Hydrogen – dihydrogen to be precise – is the most abundant element of the universe. At atmospheric pressure, it takes the form of an invisible and odourless gas. Its current use essentially focuses on the chemical and petrochemical sectors for which hydrogen is used for its chemical properties.
Hydrogen is thus used as a reagent in crude petroleum refining processes (desulphurisation, hydrogenation), as an intermediate for the production of methanol or ammonia, or as a reducing gas to prevent certain industrial processes from oxidising (e.g. float glass). The global market is estimated at approximately 60 million tonnes per year, including 1 million tonnes on the French market, mainly from natural gas or as a petroleum by-product.

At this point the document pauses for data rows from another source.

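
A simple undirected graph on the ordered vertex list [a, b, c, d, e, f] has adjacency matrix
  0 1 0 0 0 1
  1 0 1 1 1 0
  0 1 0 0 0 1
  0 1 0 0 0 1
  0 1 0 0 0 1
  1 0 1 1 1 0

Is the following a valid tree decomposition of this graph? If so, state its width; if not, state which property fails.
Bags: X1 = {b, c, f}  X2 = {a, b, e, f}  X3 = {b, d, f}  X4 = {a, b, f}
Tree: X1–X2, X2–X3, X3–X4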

In addition to its “material” uses, hydrogen is attracting increasing interest as an energy carrier. Like electricity, hydrogen is not a source of energy, as it must be produced from a primary resource: hydrocarbon as is mostly the case on its traditional markets, but also bioenergy and water.

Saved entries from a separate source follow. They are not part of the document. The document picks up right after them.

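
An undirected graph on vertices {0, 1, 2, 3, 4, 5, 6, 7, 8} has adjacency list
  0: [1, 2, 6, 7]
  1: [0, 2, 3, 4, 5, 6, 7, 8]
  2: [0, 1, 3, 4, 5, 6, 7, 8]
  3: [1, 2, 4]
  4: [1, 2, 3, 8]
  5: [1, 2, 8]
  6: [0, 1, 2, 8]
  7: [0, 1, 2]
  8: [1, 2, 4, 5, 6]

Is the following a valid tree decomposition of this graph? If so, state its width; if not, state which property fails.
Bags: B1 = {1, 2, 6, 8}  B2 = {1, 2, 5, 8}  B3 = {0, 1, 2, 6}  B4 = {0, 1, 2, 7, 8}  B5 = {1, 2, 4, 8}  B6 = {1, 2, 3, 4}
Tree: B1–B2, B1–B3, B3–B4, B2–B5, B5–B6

No — bags containing vertex 8 are not connected in the tree.

A tree decomposition must satisfy three properties: every vertex lies in some bag; for every edge, both endpoints lie together in some bag; and for every vertex, the bags containing it form a connected subtree. Here bags containing vertex 8 are not connected in the tree, so the decomposition is invalid.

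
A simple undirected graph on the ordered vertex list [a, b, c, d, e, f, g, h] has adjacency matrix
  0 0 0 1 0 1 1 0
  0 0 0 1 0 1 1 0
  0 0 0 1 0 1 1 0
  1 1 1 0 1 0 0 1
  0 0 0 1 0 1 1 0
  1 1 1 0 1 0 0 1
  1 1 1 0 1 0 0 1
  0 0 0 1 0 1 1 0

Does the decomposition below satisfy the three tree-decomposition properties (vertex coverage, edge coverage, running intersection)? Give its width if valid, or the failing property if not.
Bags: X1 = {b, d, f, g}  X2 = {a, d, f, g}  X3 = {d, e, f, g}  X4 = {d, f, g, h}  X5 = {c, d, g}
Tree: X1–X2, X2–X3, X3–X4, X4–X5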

The water electrolysis process, powered by an electric current, allows water molecules to be split into hydrogen and oxygen. In practice, this pathway, which is not yet widespread, establishes a link between the electricity sector, which is rapidly reducing its carbon footprint, and the molecule sector that meets 80% of the world’s energy demand with natural gas, petroleum, or coal. As figured out by Jules Verne in the Mysterious Island, hydrogen found in water can become a key energy carrier, used directly by combustion, in a fuel cell or indirectly, in the form of recomposed molecules such as e-methanol or synthetic kerosene.